Arizona energy titans war over solar subsidies

This month, Arizonan voters will be presented with the choice to legalize marijuana legalization and to raise the minimum wage. Missing from the ballot is the Arizona Solar Energy Freedom Act, an initiative that would lock solar subsidies into place until 2022.

Most voters won’t notice the initiative’s absence. Fewer still will recognize that, with the right to vote on these subsidies, they were very nearly asked to choose winners in a duel between solar providers and utilities. While the ugliness of the Arizonan solar duel is fascinating in itself, it underlies a larger, more complex problem. Solar systems are fundamentally challenging the economics of electricity provision. In this changing landscape, stalwart energy players will need to adapt or they will be forced out. That, after all, is the painful nature of disruption in an industry that has historically seen little change.

Utilities vs. solar on the ballot

The feud came to a head this summer, when SolarCity’s super PAC, Yes on AZ Solar, filed an initiative to lock in existing credits for customers who install panels on their homes and sell energy back to the grid. Public utility Arizona Public Co., which has actively sought rate increases, quickly brought its own complaints to state lawmakers, prompting the introduction of two opposing initiatives that would lower the solar credit.

Approaching the summer, the three solar rate structuring initiatives were in the running to be included in this year’s ballot. These were only dropped after State Governor Ducey managed to bring the initiatives’ sponsors to the negotiating table in April. Professional mediators have since failed to bring accord, and the debate still simmers.

Same costs, fewer users

While promoting panels on private homes could seem like a no-brainer, solar carries hidden costs. Under net metering, utilities shoulder the costs of two sets of solar subsidies. The first is more obvious: solar consumers may sell their excess generation back to their electric utility at retail rates that are well above generation prices, giving the value of the margin to the consumer as opposed to the utility.

An additional hidden subsidy, however, arises from the fact that solar customers are no longer paying for the utility’s whole package and therefore contribute less to the cost of building and maintaining the electricity grid. As customers shrug off these costs, the fixed costs of maintaining the grid are distributed amongst fewer consumers. Those that are forced to stay on the grid, often the customers who cannot afford a photovoltaic array of their own, end up shouldering the cost of progress. This is the case that APS has made as it seeks to raise existing rates in Arizona

Source: U.S. Energy Information Administration, Form EIA-861, “Annual Electric Power Industry Report.”
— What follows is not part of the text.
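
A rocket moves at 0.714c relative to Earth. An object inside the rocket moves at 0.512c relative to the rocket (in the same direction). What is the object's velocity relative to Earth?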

These costs will only be magnified as more residents opt in to solar. Net metering has increased every year as the price of solar arrays drops for consumers. This tracks a dramatic rise in solar applications. In 2010, just over 1,000 applications were submitted for solar systems. In 2015, Arizona saw well over 6,000 applications. New leasing facilities have driven a lot of the growth, as new customers may reap the benefits of solar without paying for the whole system upfront.

Finding a way forward

In certain Arizona neighborhoods, small-scale solar has already been frozen by utilities. In 2015, The Salt River Project, a municipal energy provider for central Arizona, instituted a “demand charge” for new solar customers that would raise their monthly bill by about $50 to help meet costs, 73% of which come from fixed grid maintenance. Salt River Project argued that this rate structure is justified because, while solar owners reduce their contribution to maintenance costs, they still contribute to the strain of peak demand, forcing the utility to continue spending a premium on peaking power generation.

The Salt River Project’s fee segmentation (prices are determined by equipment and services, the demand charge, and the energy charge) presents an interesting rate structure and one that APS may like to adopt itself. This structure, however, could remove the bulk of the financial incentive to install solar panels, slowing renewable growth.

As SolarCity pours millions of dollars into promoting amenable Corporate Commissioners, APS continues to face a dear battle for the rate structure of its choice. With California, Hawaii, and other states struggling with their own net metering battles, many Western eyes are trained on the sunniest state’s upcoming decision.